Swank, like many Intel partners in attendance at this week's Intel Solutions Summit (ISS) in Las Vegas, said a simple swap-out of last year's quad-core Xeon 5500 series chips for a new six-core Xeon 5600 series part would deliver "an automatic 30 percent increase in performance."
The new Xeons, formerly code-named Gulftown, feature Santa Clara, Calif.-based Intel's 32-nanometer process technology, also known as Westmere, resulting in energy efficiency gains compared to the 45nm Xeon 5500 series processors launched last March. While the Xeon 5600 series represents a die shrink, or "tick" in Intel's "tick-tock" product development cadence, and not a major microarchitecture advance, or "tock," Intel has added some new instructions to the Gulftown chips to boost features like security and virtualization.
Prior to Tuesday's official release of the Gulftown chips, Intel said it had already shipped more than 100,000 Xeon 5600 series processors. Some of those found their way into rack-mount servers, high-performance computing (HPC) systems, storage appliances and high-end GPU workstations built by AMAX Information Technologies, according to James Huang, product marketing manager at the Fremont, Calif.-based system builder.
"We've received quite a few pre-orders [for Xeon 5600 series-based systems] and now that the official release is here, we're launching these products simultaneously in the U.S. and China," Huang said.
AMAX, a leading ODM in Nvidia's Tesla Preferred Partner program, will also be launching "a new generation of Fermi-based Tesla clusters, workstations and servers with the Westmere processors inside," he said, referring to a next-generation GPU architecture, code-named Fermi, expected to be released by Nvidia in April.

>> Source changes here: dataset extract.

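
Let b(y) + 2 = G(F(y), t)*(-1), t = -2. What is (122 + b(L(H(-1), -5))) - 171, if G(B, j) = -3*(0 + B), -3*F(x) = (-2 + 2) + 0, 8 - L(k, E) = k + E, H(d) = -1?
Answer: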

AMAX president Jean Shih said the Xeon 5600 series offered customers a range of system options, from "maximum computing power" at the top of the processor stack, to "systems capable of low voltage and multi-core computing," including one 60-watt six-core part, the Xeon L5640.
Michael Faye, vice president of sales and marketing at Sunnyvale, Calif.-based Colfax International called the Westmere upgrade "real smooth sailing."
"I think it's going to be a real easy transition. The processors are going to go into socket 1366. My only concern is with a couple of the 130-watt CPUs, on the thermals, but as long as the boards support it, the upgrade should be real smooth-sailing," Faye said.